Image source phoenix.fanster.com/…/2009/08/tug-o-war1.jpg
Ms. Skinner
Concerning the demonstrations in class today, would there be an angle at which there is no downward force, thus meaning that one would be unable to hold himself up; perhaps horizontally?
Do we have SITN this week? I didn’t see it on the syllabus.
We don’t have SITN because of the ACT. She’s giving us a break.
so equilibrium is a state of stillness even though forces are acting upon an object.
i am pretty sure we do not!
Will someone please do the equilibrium lab with me? Ms.Skinner said someone needs come to help me with the force table. Let me know who can help.
Jackson! Courtney, David, and I need to finish doing that lab… we hardly started. Come do it with us!
Megan – Thanks! 🙂
Is the mass of the woodpecker’s head on that second worksheet just a red herring? Our group couldn’t find where it factored into the problem.
I was wondering the same thing, because I worked the problem without using the mass of the head anywhere in the problem and still got the correct answer.
Could we go over both homeworks tomorrow in class?
Charlie – We are!
When doing these equilibrant force problems does it matter whether we convert kg to n at the beginning or the end of the problem? Will our rounding make our answers different
Cory – 1) just convert when/where ever you need it. 2) yep!
On the newest worksheet, does the length of the wires factor into the equation maybe to give one twice the resultant?
Is the balloon take home lab due tomorrow?
I figured out zorba after messing with if for about 3 hours. The right angle would be at the the top of the ceiling and the two cables are come down forming the legs of the triangle from there(just like this symbol: ^ ) Since one cable is twice the tension of the other, it is a 1 2 sqrt 5 triangle. So by using tangent, u can determine that the two angles are 27 degrees and 63 degrees [arctan(2) and arctan(1/2)]. Then just plug in the angles and the f2 = 2f1 equation into the equation we had in class and you get one of the resultants.

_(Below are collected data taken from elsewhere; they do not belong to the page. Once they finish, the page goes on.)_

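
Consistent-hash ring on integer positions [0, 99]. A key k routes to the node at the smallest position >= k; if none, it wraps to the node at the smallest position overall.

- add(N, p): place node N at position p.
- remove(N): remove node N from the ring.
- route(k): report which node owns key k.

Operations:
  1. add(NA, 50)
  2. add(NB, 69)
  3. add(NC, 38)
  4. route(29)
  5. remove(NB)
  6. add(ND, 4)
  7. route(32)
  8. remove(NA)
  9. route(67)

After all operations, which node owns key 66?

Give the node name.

Answer: ND

Derivation:
Op 1: add NA@50 -> ring=[50:NA]
Op 2: add NB@69 -> ring=[50:NA,69:NB]
Op 3: add NC@38 -> ring=[38:NC,50:NA,69:NB]
Op 4: route key 29: smallest pos >= 29 is 38 -> NC
Op 5: remove NB -> ring=[38:NC,50:NA]
Op 6: add ND@4 -> ring=[4:ND,38:NC,50:NA]
Op 7: route key 32: smallest pos >= 32 is 38 -> NC
Op 8: remove NA -> ring=[4:ND,38:NC]
Op 9: route key 67: none >= 67, wrap to smallest pos 4 -> ND
Final route key 66: none >= 66, wrap to smallest pos 4 -> ND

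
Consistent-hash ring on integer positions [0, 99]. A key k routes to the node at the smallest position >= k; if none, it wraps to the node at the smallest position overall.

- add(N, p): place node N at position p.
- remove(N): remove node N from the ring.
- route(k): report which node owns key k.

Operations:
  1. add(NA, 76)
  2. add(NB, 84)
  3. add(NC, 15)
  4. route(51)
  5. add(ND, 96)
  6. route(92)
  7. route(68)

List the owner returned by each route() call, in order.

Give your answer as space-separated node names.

Op 1: add NA@76 -> ring=[76:NA]
Op 2: add NB@84 -> ring=[76:NA,84:NB]
Op 3: add NC@15 -> ring=[15:NC,76:NA,84:NB]
Op 4: route key 51: smallest pos >= 51 is 76 -> NA
Op 5: add ND@96 -> ring=[15:NC,76:NA,84:NB,96:ND]
Op 6: route key 92: smallest pos >= 92 is 96 -> ND
Op 7: route key 68: smallest pos >= 68 is 76 -> NA

Answer: NA ND NA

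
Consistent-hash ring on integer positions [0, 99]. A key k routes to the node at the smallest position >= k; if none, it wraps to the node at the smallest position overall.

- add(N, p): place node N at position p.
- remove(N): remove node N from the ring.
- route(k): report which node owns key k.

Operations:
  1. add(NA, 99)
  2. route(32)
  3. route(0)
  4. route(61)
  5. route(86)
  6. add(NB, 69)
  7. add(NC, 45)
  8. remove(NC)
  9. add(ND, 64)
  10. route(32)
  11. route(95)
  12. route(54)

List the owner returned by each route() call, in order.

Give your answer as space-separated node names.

Answer: NA NA NA NA ND NA ND

Derivation:
Op 1: add NA@99 -> ring=[99:NA]
Op 2: route key 32: smallest pos >= 32 is 99 -> NA
Op 3: route key 0: smallest pos >= 0 is 99 -> NA
Op 4: route key 61: smallest pos >= 61 is 99 -> NA
Op 5: route key 86: smallest pos >= 86 is 99 -> NA
Op 6: add NB@69 -> ring=[69:NB,99:NA]
Op 7: add NC@45 -> ring=[45:NC,69:NB,99:NA]
Op 8: remove NC -> ring=[69:NB,99:NA]
Op 9: add ND@64 -> ring=[64:ND,69:NB,99:NA]
Op 10: route key 32: smallest pos >= 32 is 64 -> ND
Op 11: route key 95: smallest pos >= 95 is 99 -> NA
Op 12: route key 54: smallest pos >= 54 is 64 -> ND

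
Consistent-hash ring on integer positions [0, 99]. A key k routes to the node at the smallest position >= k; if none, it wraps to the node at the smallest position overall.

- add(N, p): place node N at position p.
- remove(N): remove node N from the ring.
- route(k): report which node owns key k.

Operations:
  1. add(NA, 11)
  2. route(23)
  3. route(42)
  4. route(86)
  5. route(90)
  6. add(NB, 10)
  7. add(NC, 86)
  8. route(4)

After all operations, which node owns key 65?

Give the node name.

Answer: NC

Derivation:
Op 1: add NA@11 -> ring=[11:NA]
Op 2: route key 23: none >= 23, wrap to smallest pos 11 -> NA
Op 3: route key 42: none >= 42, wrap to smallest pos 11 -> NA
Op 4: route key 86: none >= 86, wrap to smallest pos 11 -> NA
Op 5: route key 90: none >= 90, wrap to smallest pos 11 -> NA
Op 6: add NB@10 -> ring=[10:NB,11:NA]
Op 7: add NC@86 -> ring=[10:NB,11:NA,86:NC]
Op 8: route key 4: smallest pos >= 4 is 10 -> NB
Final route key 65: smallest pos >= 65 is 86 -> NC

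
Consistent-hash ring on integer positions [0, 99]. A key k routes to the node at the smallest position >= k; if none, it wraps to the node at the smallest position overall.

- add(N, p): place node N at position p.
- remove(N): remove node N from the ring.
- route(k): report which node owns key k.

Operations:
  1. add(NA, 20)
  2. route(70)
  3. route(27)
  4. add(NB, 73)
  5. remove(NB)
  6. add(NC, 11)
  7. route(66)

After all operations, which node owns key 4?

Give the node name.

Op 1: add NA@20 -> ring=[20:NA]
Op 2: route key 70: none >= 70, wrap to smallest pos 20 -> NA
Op 3: route key 27: none >= 27, wrap to smallest pos 20 -> NA
Op 4: add NB@73 -> ring=[20:NA,73:NB]
Op 5: remove NB -> ring=[20:NA]
Op 6: add NC@11 -> ring=[11:NC,20:NA]
Op 7: route key 66: none >= 66, wrap to smallest pos 11 -> NC
Final route key 4: smallest pos >= 4 is 11 -> NC

Answer: NC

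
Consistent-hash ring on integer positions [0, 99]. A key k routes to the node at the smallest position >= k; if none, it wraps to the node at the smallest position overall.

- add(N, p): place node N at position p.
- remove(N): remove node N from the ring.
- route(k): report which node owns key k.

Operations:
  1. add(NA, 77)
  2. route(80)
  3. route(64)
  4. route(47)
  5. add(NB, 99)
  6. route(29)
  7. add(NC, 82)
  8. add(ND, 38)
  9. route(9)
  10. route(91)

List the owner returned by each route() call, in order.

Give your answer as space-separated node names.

Answer: NA NA NA NA ND NB

Derivation:
Op 1: add NA@77 -> ring=[77:NA]
Op 2: route key 80: none >= 80, wrap to smallest pos 77 -> NA
Op 3: route key 64: smallest pos >= 64 is 77 -> NA
Op 4: route key 47: smallest pos >= 47 is 77 -> NA
Op 5: add NB@99 -> ring=[77:NA,99:NB]
Op 6: route key 29: smallest pos >= 29 is 77 -> NA
Op 7: add NC@82 -> ring=[77:NA,82:NC,99:NB]
Op 8: add ND@38 -> ring=[38:ND,77:NA,82:NC,99:NB]
Op 9: route key 9: smallest pos >= 9 is 38 -> ND
Op 10: route key 91: smallest pos >= 91 is 99 -> NB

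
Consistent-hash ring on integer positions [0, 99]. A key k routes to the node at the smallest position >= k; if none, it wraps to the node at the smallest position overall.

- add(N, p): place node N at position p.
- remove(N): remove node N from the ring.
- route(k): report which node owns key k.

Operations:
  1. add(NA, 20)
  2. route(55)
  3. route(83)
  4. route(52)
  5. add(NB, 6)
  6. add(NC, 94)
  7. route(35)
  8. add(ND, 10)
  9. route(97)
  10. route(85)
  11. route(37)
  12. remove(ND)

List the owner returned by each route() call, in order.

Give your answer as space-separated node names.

Op 1: add NA@20 -> ring=[20:NA]
Op 2: route key 55: none >= 55, wrap to smallest pos 20 -> NA
Op 3: route key 83: none >= 83, wrap to smallest pos 20 -> NA
Op 4: route key 52: none >= 52, wrap to smallest pos 20 -> NA
Op 5: add NB@6 -> ring=[6:NB,20:NA]
Op 6: add NC@94 -> ring=[6:NB,20:NA,94:NC]
Op 7: route key 35: smallest pos >= 35 is 94 -> NC
Op 8: add ND@10 -> ring=[6:NB,10:ND,20:NA,94:NC]
Op 9: route key 97: none >= 97, wrap to smallest pos 6 -> NB
Op 10: route key 85: smallest pos >= 85 is 94 -> NC
Op 11: route key 37: smallest pos >= 37 is 94 -> NC
Op 12: remove ND -> ring=[6:NB,20:NA,94:NC]

Answer: NA NA NA NC NB NC NC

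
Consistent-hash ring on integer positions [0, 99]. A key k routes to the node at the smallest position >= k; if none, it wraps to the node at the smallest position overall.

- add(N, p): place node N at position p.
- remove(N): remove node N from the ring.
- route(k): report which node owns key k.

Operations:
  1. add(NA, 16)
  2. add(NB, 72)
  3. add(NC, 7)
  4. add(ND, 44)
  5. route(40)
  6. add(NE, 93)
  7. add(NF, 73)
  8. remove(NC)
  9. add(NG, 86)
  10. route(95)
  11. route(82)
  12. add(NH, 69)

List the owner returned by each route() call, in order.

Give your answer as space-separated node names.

Op 1: add NA@16 -> ring=[16:NA]
Op 2: add NB@72 -> ring=[16:NA,72:NB]
Op 3: add NC@7 -> ring=[7:NC,16:NA,72:NB]
Op 4: add ND@44 -> ring=[7:NC,16:NA,44:ND,72:NB]
Op 5: route key 40: smallest pos >= 40 is 44 -> ND
Op 6: add NE@93 -> ring=[7:NC,16:NA,44:ND,72:NB,93:NE]
Op 7: add NF@73 -> ring=[7:NC,16:NA,44:ND,72:NB,73:NF,93:NE]
Op 8: remove NC -> ring=[16:NA,44:ND,72:NB,73:NF,93:NE]
Op 9: add NG@86 -> ring=[16:NA,44:ND,72:NB,73:NF,86:NG,93:NE]
Op 10: route key 95: none >= 95, wrap to smallest pos 16 -> NA
Op 11: route key 82: smallest pos >= 82 is 86 -> NG
Op 12: add NH@69 -> ring=[16:NA,44:ND,69:NH,72:NB,73:NF,86:NG,93:NE]

Answer: ND NA NG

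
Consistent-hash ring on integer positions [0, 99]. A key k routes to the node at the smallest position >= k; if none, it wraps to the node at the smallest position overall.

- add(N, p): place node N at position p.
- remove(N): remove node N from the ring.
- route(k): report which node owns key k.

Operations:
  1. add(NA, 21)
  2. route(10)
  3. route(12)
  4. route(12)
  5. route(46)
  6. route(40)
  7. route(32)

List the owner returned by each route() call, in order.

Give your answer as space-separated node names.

Op 1: add NA@21 -> ring=[21:NA]
Op 2: route key 10: smallest pos >= 10 is 21 -> NA
Op 3: route key 12: smallest pos >= 12 is 21 -> NA
Op 4: route key 12: smallest pos >= 12 is 21 -> NA
Op 5: route key 46: none >= 46, wrap to smallest pos 21 -> NA
Op 6: route key 40: none >= 40, wrap to smallest pos 21 -> NA
Op 7: route key 32: none >= 32, wrap to smallest pos 21 -> NA

Answer: NA NA NA NA NA NA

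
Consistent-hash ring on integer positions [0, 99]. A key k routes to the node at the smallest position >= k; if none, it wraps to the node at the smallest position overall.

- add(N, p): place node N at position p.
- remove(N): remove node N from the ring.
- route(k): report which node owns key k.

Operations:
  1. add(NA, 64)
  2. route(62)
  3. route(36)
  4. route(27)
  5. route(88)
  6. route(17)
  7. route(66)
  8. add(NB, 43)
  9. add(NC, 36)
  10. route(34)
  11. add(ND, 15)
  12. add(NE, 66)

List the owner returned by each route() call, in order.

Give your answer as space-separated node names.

Answer: NA NA NA NA NA NA NC

Derivation:
Op 1: add NA@64 -> ring=[64:NA]
Op 2: route key 62: smallest pos >= 62 is 64 -> NA
Op 3: route key 36: smallest pos >= 36 is 64 -> NA
Op 4: route key 27: smallest pos >= 27 is 64 -> NA
Op 5: route key 88: none >= 88, wrap to smallest pos 64 -> NA
Op 6: route key 17: smallest pos >= 17 is 64 -> NA
Op 7: route key 66: none >= 66, wrap to smallest pos 64 -> NA
Op 8: add NB@43 -> ring=[43:NB,64:NA]
Op 9: add NC@36 -> ring=[36:NC,43:NB,64:NA]
Op 10: route key 34: smallest pos >= 34 is 36 -> NC
Op 11: add ND@15 -> ring=[15:ND,36:NC,43:NB,64:NA]
Op 12: add NE@66 -> ring=[15:ND,36:NC,43:NB,64:NA,66:NE]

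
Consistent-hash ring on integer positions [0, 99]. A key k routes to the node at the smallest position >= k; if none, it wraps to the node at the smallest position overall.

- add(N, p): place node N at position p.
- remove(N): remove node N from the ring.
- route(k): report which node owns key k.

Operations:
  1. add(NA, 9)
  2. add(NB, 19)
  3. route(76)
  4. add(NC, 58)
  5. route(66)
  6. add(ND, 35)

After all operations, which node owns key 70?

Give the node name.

Answer: NA

Derivation:
Op 1: add NA@9 -> ring=[9:NA]
Op 2: add NB@19 -> ring=[9:NA,19:NB]
Op 3: route key 76: none >= 76, wrap to smallest pos 9 -> NA
Op 4: add NC@58 -> ring=[9:NA,19:NB,58:NC]
Op 5: route key 66: none >= 66, wrap to smallest pos 9 -> NA
Op 6: add ND@35 -> ring=[9:NA,19:NB,35:ND,58:NC]
Final route key 70: none >= 70, wrap to smallest pos 9 -> NA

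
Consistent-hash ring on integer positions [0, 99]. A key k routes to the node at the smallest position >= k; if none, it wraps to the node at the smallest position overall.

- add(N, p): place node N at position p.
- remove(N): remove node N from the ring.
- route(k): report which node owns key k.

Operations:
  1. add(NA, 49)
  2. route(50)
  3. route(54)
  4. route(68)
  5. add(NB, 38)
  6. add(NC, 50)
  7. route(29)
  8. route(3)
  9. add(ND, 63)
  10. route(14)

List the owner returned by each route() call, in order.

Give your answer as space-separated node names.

Op 1: add NA@49 -> ring=[49:NA]
Op 2: route key 50: none >= 50, wrap to smallest pos 49 -> NA
Op 3: route key 54: none >= 54, wrap to smallest pos 49 -> NA
Op 4: route key 68: none >= 68, wrap to smallest pos 49 -> NA
Op 5: add NB@38 -> ring=[38:NB,49:NA]
Op 6: add NC@50 -> ring=[38:NB,49:NA,50:NC]
Op 7: route key 29: smallest pos >= 29 is 38 -> NB
Op 8: route key 3: smallest pos >= 3 is 38 -> NB
Op 9: add ND@63 -> ring=[38:NB,49:NA,50:NC,63:ND]
Op 10: route key 14: smallest pos >= 14 is 38 -> NB

Answer: NA NA NA NB NB NB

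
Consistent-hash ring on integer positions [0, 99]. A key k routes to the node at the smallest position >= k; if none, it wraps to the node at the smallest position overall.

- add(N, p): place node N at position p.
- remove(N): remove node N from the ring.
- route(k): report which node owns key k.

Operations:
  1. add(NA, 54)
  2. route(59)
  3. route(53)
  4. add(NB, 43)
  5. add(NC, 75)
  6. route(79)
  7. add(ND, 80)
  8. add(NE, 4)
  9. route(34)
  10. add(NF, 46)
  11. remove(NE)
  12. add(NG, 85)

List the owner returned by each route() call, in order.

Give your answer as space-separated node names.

Answer: NA NA NB NB

Derivation:
Op 1: add NA@54 -> ring=[54:NA]
Op 2: route key 59: none >= 59, wrap to smallest pos 54 -> NA
Op 3: route key 53: smallest pos >= 53 is 54 -> NA
Op 4: add NB@43 -> ring=[43:NB,54:NA]
Op 5: add NC@75 -> ring=[43:NB,54:NA,75:NC]
Op 6: route key 79: none >= 79, wrap to smallest pos 43 -> NB
Op 7: add ND@80 -> ring=[43:NB,54:NA,75:NC,80:ND]
Op 8: add NE@4 -> ring=[4:NE,43:NB,54:NA,75:NC,80:ND]
Op 9: route key 34: smallest pos >= 34 is 43 -> NB
Op 10: add NF@46 -> ring=[4:NE,43:NB,46:NF,54:NA,75:NC,80:ND]
Op 11: remove NE -> ring=[43:NB,46:NF,54:NA,75:NC,80:ND]
Op 12: add NG@85 -> ring=[43:NB,46:NF,54:NA,75:NC,80:ND,85:NG]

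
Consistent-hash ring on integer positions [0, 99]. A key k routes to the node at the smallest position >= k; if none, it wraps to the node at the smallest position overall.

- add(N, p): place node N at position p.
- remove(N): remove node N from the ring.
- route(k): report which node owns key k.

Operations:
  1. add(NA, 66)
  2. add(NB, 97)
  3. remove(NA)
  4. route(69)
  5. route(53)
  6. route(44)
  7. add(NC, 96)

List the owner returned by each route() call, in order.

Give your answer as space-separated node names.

Answer: NB NB NB

Derivation:
Op 1: add NA@66 -> ring=[66:NA]
Op 2: add NB@97 -> ring=[66:NA,97:NB]
Op 3: remove NA -> ring=[97:NB]
Op 4: route key 69: smallest pos >= 69 is 97 -> NB
Op 5: route key 53: smallest pos >= 53 is 97 -> NB
Op 6: route key 44: smallest pos >= 44 is 97 -> NB
Op 7: add NC@96 -> ring=[96:NC,97:NB]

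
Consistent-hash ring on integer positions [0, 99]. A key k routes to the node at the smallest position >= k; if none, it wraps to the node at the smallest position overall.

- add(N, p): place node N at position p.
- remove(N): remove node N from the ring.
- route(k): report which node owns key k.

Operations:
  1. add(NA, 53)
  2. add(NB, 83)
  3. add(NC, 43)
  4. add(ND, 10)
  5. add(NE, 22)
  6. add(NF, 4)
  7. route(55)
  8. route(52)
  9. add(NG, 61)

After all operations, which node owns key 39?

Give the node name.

Op 1: add NA@53 -> ring=[53:NA]
Op 2: add NB@83 -> ring=[53:NA,83:NB]
Op 3: add NC@43 -> ring=[43:NC,53:NA,83:NB]
Op 4: add ND@10 -> ring=[10:ND,43:NC,53:NA,83:NB]
Op 5: add NE@22 -> ring=[10:ND,22:NE,43:NC,53:NA,83:NB]
Op 6: add NF@4 -> ring=[4:NF,10:ND,22:NE,43:NC,53:NA,83:NB]
Op 7: route key 55: smallest pos >= 55 is 83 -> NB
Op 8: route key 52: smallest pos >= 52 is 53 -> NA
Op 9: add NG@61 -> ring=[4:NF,10:ND,22:NE,43:NC,53:NA,61:NG,83:NB]
Final route key 39: smallest pos >= 39 is 43 -> NC

Answer: NC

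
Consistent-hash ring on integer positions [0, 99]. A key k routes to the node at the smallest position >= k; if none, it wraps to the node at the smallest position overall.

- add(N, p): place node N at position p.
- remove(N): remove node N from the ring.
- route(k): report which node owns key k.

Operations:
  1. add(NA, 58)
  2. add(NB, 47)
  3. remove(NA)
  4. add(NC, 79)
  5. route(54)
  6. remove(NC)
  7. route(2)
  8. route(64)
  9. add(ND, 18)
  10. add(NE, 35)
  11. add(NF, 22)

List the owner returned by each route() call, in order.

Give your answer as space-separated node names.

Answer: NC NB NB

Derivation:
Op 1: add NA@58 -> ring=[58:NA]
Op 2: add NB@47 -> ring=[47:NB,58:NA]
Op 3: remove NA -> ring=[47:NB]
Op 4: add NC@79 -> ring=[47:NB,79:NC]
Op 5: route key 54: smallest pos >= 54 is 79 -> NC
Op 6: remove NC -> ring=[47:NB]
Op 7: route key 2: smallest pos >= 2 is 47 -> NB
Op 8: route key 64: none >= 64, wrap to smallest pos 47 -> NB
Op 9: add ND@18 -> ring=[18:ND,47:NB]
Op 10: add NE@35 -> ring=[18:ND,35:NE,47:NB]
Op 11: add NF@22 -> ring=[18:ND,22:NF,35:NE,47:NB]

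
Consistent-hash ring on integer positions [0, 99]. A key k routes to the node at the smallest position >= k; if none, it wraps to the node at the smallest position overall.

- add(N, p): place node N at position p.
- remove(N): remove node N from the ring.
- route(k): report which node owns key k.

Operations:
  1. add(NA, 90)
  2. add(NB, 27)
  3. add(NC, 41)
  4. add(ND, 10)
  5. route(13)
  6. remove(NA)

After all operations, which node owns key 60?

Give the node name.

Answer: ND

Derivation:
Op 1: add NA@90 -> ring=[90:NA]
Op 2: add NB@27 -> ring=[27:NB,90:NA]
Op 3: add NC@41 -> ring=[27:NB,41:NC,90:NA]
Op 4: add ND@10 -> ring=[10:ND,27:NB,41:NC,90:NA]
Op 5: route key 13: smallest pos >= 13 is 27 -> NB
Op 6: remove NA -> ring=[10:ND,27:NB,41:NC]
Final route key 60: none >= 60, wrap to smallest pos 10 -> ND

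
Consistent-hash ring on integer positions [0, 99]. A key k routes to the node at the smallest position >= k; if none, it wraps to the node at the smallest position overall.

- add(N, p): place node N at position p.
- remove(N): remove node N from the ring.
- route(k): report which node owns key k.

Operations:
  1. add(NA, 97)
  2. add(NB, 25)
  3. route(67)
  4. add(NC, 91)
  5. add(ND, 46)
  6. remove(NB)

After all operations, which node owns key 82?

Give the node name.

Answer: NC

Derivation:
Op 1: add NA@97 -> ring=[97:NA]
Op 2: add NB@25 -> ring=[25:NB,97:NA]
Op 3: route key 67: smallest pos >= 67 is 97 -> NA
Op 4: add NC@91 -> ring=[25:NB,91:NC,97:NA]
Op 5: add ND@46 -> ring=[25:NB,46:ND,91:NC,97:NA]
Op 6: remove NB -> ring=[46:ND,91:NC,97:NA]
Final route key 82: smallest pos >= 82 is 91 -> NC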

Then you can plug in that into the f2=2f1 and get the other resultant. That’s how I did it. I don’t know if there is an easier way, but this one seemed to work for me. I didn’t get 1.36×1.36×10^3 though. I think that may be a typo. I got 680 and 1360 though which seems very close
Well, Cory, you can explain this to me tomorrow sometime… I am still way confused about this one…
how do you know that it’s a right triangle hanging from the ceiling?
how do you know that it’s a right triangle hanging from the ceiling? Good job though
You can try a right angle like we did in class but then the cos and sin are switched. Idk if you’ll get the same answer. Like I said this is how I did it. There may be other ways of doing it.